После первых же слов незнакомца Злобину вдруг почудилось, что травяной отвар в кружке пахнет талым снегом...
ОБРАТНЫЙ ХОД ВРЕМЕНИ
Зима в Москве не время года, а сезонное обострение хронической болезни. Озноб, лихорадка и полный упадок сил. И тоска такая, что хоть вешайся. А в голове та же хмарь, что гнилой ватой забила небо.
Этой зимой Злобин с ужасом осознал, что окончательно спился.
Как всякий, кому жизнь прижала хвост, Злобин малодушно списал все на обстоятельства. «А как тут не пить!» — с апломбом заявляет тот, у кого еще хватает ума оправдывать себя. На следующем этапе они уже просто пьют. Молча и по-свински.
Если честно, обстоятельства, в которые попал Злобин вынести в трезвом виде было невозможно.
Перед следственной группой, в которую командировали Злобина, поставили задачу вогнать в рамки закона кровавый бардак у Белого дома и расстрел в Останкине. У историков это получается легче. Сказали победители, что штурм Зимнего дворца и арест законного правительства есть не государственное преступление, а благородный поступок лучших людей России, радеющих за счастье народное, — щелкнули пятками и написали. А у прокурорских мозга иначе устроены: им подавай состав преступления и доказательства вины. Как ни крути, а даже обывателю, далекому от юриспруденции, в этом деле было ясно — виноваты обе стороны. Только президент победил, а парламент проиграл. И теперь победитель приказал оформить сей позорный факт по закону. Наверно, перед потомками стало стыдно.
Средневековые князья для своих разборок, порой тянувшихся по сотне лет, любили привлекать отряды наемников-ландскнехтов. Чужаки не имели личных пристрастий, в дворцовых интригах не разбирались, дрались куда лучше, чем закормленная княжеская дружина, перекупить их можно было только оптом, а это не всякому было по карману. По исторической традиции, на расследование громких дел с явной политической окраской, Генпрокуратура бросала сводный отряд следователей-варягов из провинциальных прокуратур. Для многих это был единственный в жизни шанс получить московскую прописку со всеми вытекающими из нее жизненными благами, поэтому работали не разгибаясь и лишних вопросов не задавали.

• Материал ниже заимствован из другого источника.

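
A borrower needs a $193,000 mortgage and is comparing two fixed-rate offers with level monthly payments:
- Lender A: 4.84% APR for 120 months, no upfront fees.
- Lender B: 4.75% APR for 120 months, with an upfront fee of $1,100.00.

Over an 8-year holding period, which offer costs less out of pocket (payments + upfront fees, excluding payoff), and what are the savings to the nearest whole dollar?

Lender A: monthly rate = 4.84%/12 = 0.0040333; payment = 193,000 × 0.0040333 / (1 − (1+0.0040333)^−120) = $2,032.00.
Lender B: at 4.75% the monthly rate is 0.0039583, so the payment is 193,000 × 0.0039583 / (1 − 1.0039583^−120) = $2,023.56.
Over 96 months: Lender A costs 96 × $2,032.00 = $195,072.00; Lender B costs 96 × $2,023.56 + $1,100.00 = $195,361.76.
Lender A is cheaper by $195,361.76 − $195,072.00 = $289.76.

Lender A by $290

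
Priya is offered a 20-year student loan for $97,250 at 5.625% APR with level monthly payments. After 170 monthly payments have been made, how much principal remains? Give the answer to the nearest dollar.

With monthly rate i = 5.625%/12 = 0.0046875, the balance after k of n payments is P · [(1+i)^n − (1+i)^k] / [(1+i)^n − 1].
(1+0.0046875)^240 = 3.07213111 and (1+0.0046875)^170 = 2.21447010, so the balance is 97,250 × (3.07213111 − 2.21447010) / (3.07213111 − 1) = $40,252.05.

$40,252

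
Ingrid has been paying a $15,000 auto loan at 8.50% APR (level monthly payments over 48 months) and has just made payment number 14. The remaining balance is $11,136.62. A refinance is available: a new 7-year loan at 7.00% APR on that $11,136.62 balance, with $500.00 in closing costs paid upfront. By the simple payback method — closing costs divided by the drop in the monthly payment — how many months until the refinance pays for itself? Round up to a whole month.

3 months

Current payment = 15,000 × 8.5%/12 / (1 − (1+0.0070833)^−48) = $369.72.
Refinanced payment = 11,136.62 × 0.0058333 / (1 − (1+0.0058333)^−84) = $168.08.
Monthly savings = $369.72 − $168.08 = $201.64.
Break-even = $500.00 / $201.64 = 2.48 → 3 months.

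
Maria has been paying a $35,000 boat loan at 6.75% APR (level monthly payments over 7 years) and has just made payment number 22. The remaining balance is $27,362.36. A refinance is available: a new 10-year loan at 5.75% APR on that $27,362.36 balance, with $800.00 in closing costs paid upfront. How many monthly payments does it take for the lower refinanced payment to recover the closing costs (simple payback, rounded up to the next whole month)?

Current payment = 35,000 × 6.75%/12 / (1 − (1+0.0056250)^−84) = $523.98.
Refinanced payment = 27,362.36 × 0.0047917 / (1 − (1+0.0047917)^−120) = $300.35.
Monthly savings = $523.98 − $300.35 = $223.63.
Break-even = $800.00 / $223.63 = 3.58 → 4 months.

4 months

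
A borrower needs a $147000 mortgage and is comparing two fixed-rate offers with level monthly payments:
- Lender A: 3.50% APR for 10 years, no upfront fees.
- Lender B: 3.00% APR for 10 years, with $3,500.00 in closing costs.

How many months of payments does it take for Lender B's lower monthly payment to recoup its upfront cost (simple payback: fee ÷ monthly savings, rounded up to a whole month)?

Lender A: monthly rate = 3.5%/12 = 0.0029167; payment = 147,000 × 0.0029167 / (1 − (1+0.0029167)^−120) = $1,453.62.
Lender B: at 3.00% the monthly rate is 0.0025000, so the payment is 147,000 × 0.0025000 / (1 − 1.0025000^−120) = $1,419.44.
Monthly savings = $1,453.62 − $1,419.44 = $34.18.
Break-even = $3,500.00 / $34.18 = 102.40 → 103 months.

103 months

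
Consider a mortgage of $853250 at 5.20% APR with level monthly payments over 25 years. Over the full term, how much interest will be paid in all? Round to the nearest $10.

$673,130

At 5.20% the monthly rate is 0.0043333, so the payment is 853,250 × 0.0043333 / (1 − 1.0043333^−300) = $5,087.94.
Total paid = 300 × $5,087.94 = $1,526,382.00; interest = $1,526,382.00 − $853,250 = $673,132.00.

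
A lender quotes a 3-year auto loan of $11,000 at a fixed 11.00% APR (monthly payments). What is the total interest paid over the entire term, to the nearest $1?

Monthly rate = 11%/12 = 0.0091667; payment = 11,000 × 0.0091667 / (1 − (1+0.0091667)^−36) = $360.13.
Total paid = 36 × $360.13 = $12,964.68; interest = $12,964.68 − $11,000 = $1,964.68.

$1,965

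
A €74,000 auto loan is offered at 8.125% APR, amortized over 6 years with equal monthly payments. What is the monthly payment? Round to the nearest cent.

Monthly rate = 8.125%/12 = 0.0067708; payment = 74,000 × 0.0067708 / (1 − (1+0.0067708)^−72) = €1,301.98.

€1,301.98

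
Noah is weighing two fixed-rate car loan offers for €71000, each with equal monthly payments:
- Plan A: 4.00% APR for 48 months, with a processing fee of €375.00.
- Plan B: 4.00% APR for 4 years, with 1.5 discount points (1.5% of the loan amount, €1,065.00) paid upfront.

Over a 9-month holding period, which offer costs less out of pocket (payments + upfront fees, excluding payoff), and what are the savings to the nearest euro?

Plan A: at 4.00% the monthly rate is 0.0033333, so the payment is 71,000 × 0.0033333 / (1 − 1.0033333^−48) = €1,603.11.
Plan B: at 4.00% the monthly rate is 0.0033333, so the payment is 71,000 × 0.0033333 / (1 − 1.0033333^−48) = €1,603.11.
Over 9 months: Plan A costs 9 × €1,603.11 + €375.00 = €14,802.99; Plan B costs 9 × €1,603.11 + €1,065.00 = €15,492.99.
Plan A is cheaper by €15,492.99 − €14,802.99 = €690.00.

Plan A by €690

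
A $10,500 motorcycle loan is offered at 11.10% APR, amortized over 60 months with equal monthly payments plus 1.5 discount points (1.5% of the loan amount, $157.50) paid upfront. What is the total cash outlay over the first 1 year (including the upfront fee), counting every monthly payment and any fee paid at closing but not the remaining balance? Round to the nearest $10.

$2,900

At 11.10% the monthly rate is 0.0092500, so the payment is 10,500 × 0.0092500 / (1 − 1.0092500^−60) = $228.82.
Total outlay = 12 × $228.82 + $157.50 = $2,903.34.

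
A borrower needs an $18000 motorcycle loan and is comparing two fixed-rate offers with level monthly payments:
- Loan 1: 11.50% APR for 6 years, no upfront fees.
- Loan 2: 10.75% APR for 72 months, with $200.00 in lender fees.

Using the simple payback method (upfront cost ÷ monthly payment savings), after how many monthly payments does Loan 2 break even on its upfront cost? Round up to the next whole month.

Loan 1: monthly rate = 11.5%/12 = 0.0095833; payment = 18,000 × 0.0095833 / (1 − (1+0.0095833)^−72) = $347.24.
Loan 2: monthly rate = 10.75%/12 = 0.0089583; payment = 18,000 × 0.0089583 / (1 − (1+0.0089583)^−72) = $340.31.
Monthly savings = $347.24 − $340.31 = $6.93.
Break-even = $200.00 / $6.93 = 28.86 → 29 months.

29 months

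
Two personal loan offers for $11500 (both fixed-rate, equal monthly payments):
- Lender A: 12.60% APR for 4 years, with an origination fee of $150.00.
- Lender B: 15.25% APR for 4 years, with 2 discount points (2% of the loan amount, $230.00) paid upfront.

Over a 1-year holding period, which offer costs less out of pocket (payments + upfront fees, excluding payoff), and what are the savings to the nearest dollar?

Lender A by $263

Lender A: monthly rate = 12.6%/12 = 0.0105000; payment = 11,500 × 0.0105000 / (1 − (1+0.0105000)^−48) = $306.24.
Lender B: at 15.25% the monthly rate is 0.0127083, so the payment is 11,500 × 0.0127083 / (1 − 1.0127083^−48) = $321.51.
Over 12 months: Lender A costs 12 × $306.24 + $150.00 = $3,824.88; Lender B costs 12 × $321.51 + $230.00 = $4,088.12.
Lender A is cheaper by $4,088.12 − $3,824.88 = $263.24.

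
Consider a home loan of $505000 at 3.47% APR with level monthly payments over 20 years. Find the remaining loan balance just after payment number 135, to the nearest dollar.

$264,194

With monthly rate i = 3.47%/12 = 0.0028917, the balance after k of n payments is P · [(1+i)^n − (1+i)^k] / [(1+i)^n − 1].
(1+0.0028917)^240 = 1.99970270 and (1+0.0028917)^135 = 1.47670266, so the balance is 505,000 × (1.99970270 − 1.47670266) / (1.99970270 − 1) = $264,193.57.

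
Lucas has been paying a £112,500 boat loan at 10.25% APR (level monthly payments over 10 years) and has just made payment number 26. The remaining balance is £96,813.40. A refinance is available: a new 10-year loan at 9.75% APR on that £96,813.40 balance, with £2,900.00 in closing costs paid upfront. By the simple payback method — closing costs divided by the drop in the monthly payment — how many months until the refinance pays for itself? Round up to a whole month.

Current payment = 112,500 × 10.25%/12 / (1 − (1+0.0085417)^−120) = £1,502.31.
Refinanced payment = 96,813.40 × 0.0081250 / (1 − (1+0.0081250)^−120) = £1,266.03.
Monthly savings = £1,502.31 − £1,266.03 = £236.28.
Break-even = £2,900.00 / £236.28 = 12.27 → 13 months.

13 months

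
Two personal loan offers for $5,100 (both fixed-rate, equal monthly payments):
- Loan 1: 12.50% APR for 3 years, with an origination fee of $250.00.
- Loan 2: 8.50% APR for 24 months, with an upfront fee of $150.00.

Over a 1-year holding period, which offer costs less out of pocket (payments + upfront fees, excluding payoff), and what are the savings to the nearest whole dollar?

Loan 1: at 12.50% the monthly rate is 0.0104167, so the payment is 5,100 × 0.0104167 / (1 − 1.0104167^−36) = $170.61.
Loan 2: at 8.50% the monthly rate is 0.0070833, so the payment is 5,100 × 0.0070833 / (1 − 1.0070833^−24) = $231.82.
Over 12 months: Loan 1 costs 12 × $170.61 + $250.00 = $2,297.32; Loan 2 costs 12 × $231.82 + $150.00 = $2,931.84.
Loan 1 is cheaper by $2,931.84 − $2,297.32 = $634.52.

Loan 1 by $635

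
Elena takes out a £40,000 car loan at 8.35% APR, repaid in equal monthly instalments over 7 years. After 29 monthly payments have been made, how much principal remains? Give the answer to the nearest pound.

£28,729

With monthly rate i = 8.35%/12 = 0.0069583, the balance after k of n payments is P · [(1+i)^n − (1+i)^k] / [(1+i)^n − 1].
(1+0.0069583)^84 = 1.79046580 and (1+0.0069583)^29 = 1.22273829, so the balance is 40,000 × (1.79046580 − 1.22273829) / (1.79046580 − 1) = £28,728.76.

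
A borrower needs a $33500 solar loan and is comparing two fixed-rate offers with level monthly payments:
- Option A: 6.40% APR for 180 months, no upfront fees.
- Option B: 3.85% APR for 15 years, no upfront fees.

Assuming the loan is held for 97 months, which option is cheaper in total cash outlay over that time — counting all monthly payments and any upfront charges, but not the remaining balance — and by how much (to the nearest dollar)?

Option A: monthly rate = 6.4%/12 = 0.0053333; payment = 33,500 × 0.0053333 / (1 − (1+0.0053333)^−180) = $289.98.
Option B: at 3.85% the monthly rate is 0.0032083, so the payment is 33,500 × 0.0032083 / (1 − 1.0032083^−180) = $245.28.
Over 97 months: Option A costs 97 × $289.98 = $28,128.06; Option B costs 97 × $245.28 = $23,792.16.
Option B is cheaper by $28,128.06 − $23,792.16 = $4,335.90.

Option B by $4,336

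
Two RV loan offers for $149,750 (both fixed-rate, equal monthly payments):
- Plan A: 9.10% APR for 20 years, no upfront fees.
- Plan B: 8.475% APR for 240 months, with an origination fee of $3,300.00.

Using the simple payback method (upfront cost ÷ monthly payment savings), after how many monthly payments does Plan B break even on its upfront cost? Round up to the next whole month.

56 months

Plan A: monthly rate = 9.1%/12 = 0.0075833; payment = 149,750 × 0.0075833 / (1 − (1+0.0075833)^−240) = $1,356.99.
Plan B: monthly rate = 8.475%/12 = 0.0070625; payment = 149,750 × 0.0070625 / (1 − (1+0.0070625)^−240) = $1,297.20.
Monthly savings = $1,356.99 − $1,297.20 = $59.79.
Break-even = $3,300.00 / $59.79 = 55.19 → 56 months.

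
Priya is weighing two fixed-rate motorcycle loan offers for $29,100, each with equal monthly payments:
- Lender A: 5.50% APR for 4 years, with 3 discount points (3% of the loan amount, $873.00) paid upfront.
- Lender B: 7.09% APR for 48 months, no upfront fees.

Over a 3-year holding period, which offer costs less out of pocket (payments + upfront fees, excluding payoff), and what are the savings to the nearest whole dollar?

Lender B by $107

Lender A: at 5.50% the monthly rate is 0.0045833, so the payment is 29,100 × 0.0045833 / (1 − 1.0045833^−48) = $676.76.
Lender B: at 7.09% the monthly rate is 0.0059083, so the payment is 29,100 × 0.0059083 / (1 − 1.0059083^−48) = $698.05.
Over 36 months: Lender A costs 36 × $676.76 + $873.00 = $25,236.36; Lender B costs 36 × $698.05 = $25,129.80.
Lender B is cheaper by $25,236.36 − $25,129.80 = $106.56.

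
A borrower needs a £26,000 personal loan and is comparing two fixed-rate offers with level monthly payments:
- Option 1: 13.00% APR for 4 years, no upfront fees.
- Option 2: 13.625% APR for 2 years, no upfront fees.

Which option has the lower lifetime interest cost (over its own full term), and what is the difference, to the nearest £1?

Option 1: monthly rate = 13%/12 = 0.0108333; payment = 26,000 × 0.0108333 / (1 − (1+0.0108333)^−48) = £697.51.
Total interest on Option 1 = 48 × £697.51 − £26,000 = £7,480.48.
Option 2: monthly rate = 13.625%/12 = 0.0113542; payment = 26,000 × 0.0113542 / (1 − (1+0.0113542)^−24) = £1,243.73.
Total interest on Option 2 = 24 × £1,243.73 − £26,000 = £3,849.52.
Option 2 is lower by £3,630.96.

Option 2 by £3,631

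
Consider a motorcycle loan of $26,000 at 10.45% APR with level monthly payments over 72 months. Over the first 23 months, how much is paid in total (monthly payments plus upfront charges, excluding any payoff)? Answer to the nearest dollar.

$11,215

Monthly rate = 10.45%/12 = 0.0087083; payment = 26,000 × 0.0087083 / (1 − (1+0.0087083)^−72) = $487.59.
Total outlay = 23 × $487.59 = $11,214.57.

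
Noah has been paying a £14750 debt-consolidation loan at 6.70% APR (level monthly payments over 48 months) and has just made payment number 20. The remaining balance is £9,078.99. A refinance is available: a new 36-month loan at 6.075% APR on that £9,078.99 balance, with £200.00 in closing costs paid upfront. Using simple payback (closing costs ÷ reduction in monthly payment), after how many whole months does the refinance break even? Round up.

3 months

Current payment = 14,750 × 6.7%/12 / (1 − (1+0.0055833)^−48) = £351.16.
Refinanced payment = 9,078.99 × 0.0050625 / (1 − (1+0.0050625)^−36) = £276.51.
Monthly savings = £351.16 − £276.51 = £74.65.
Break-even = £200.00 / £74.65 = 2.68 → 3 months.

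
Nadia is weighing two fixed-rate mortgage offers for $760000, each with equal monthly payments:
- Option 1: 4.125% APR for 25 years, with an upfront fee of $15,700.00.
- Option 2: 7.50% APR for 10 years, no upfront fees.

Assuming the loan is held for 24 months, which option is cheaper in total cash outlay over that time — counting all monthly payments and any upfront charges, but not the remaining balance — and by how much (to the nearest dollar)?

Option 1: monthly rate = 4.125%/12 = 0.0034375; payment = 760,000 × 0.0034375 / (1 − (1+0.0034375)^−300) = $4,064.20.
Option 2: at 7.50% the monthly rate is 0.0062500, so the payment is 760,000 × 0.0062500 / (1 − 1.0062500^−120) = $9,021.33.
Over 24 months: Option 1 costs 24 × $4,064.20 + $15,700.00 = $113,240.80; Option 2 costs 24 × $9,021.33 = $216,511.92.
Option 1 is cheaper by $216,511.92 − $113,240.80 = $103,271.12.

Option 1 by $103,271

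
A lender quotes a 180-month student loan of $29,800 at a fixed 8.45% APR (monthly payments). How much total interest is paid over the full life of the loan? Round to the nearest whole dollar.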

А вопросы проклевывались, как гвоздь в сапоге. И не заметить невозможно, и победному маршу мешают. Например, почему единственный труп погибшего внутри телецентра в Останкине лежал в глухом коридоре, куда никак не могла залететь пуля, выпущенная с внешней сторонызда-ния? И на кого повесить трупы, собранные внутри и по периметру Белого дома, если баллистики отстреляли все стволы, захваченные у оборонявшихся, и контрольные образцы не совпадали с пулями, извлеченными из тел погибших? Получалось, что оборонявшиеся ни в кого не попали.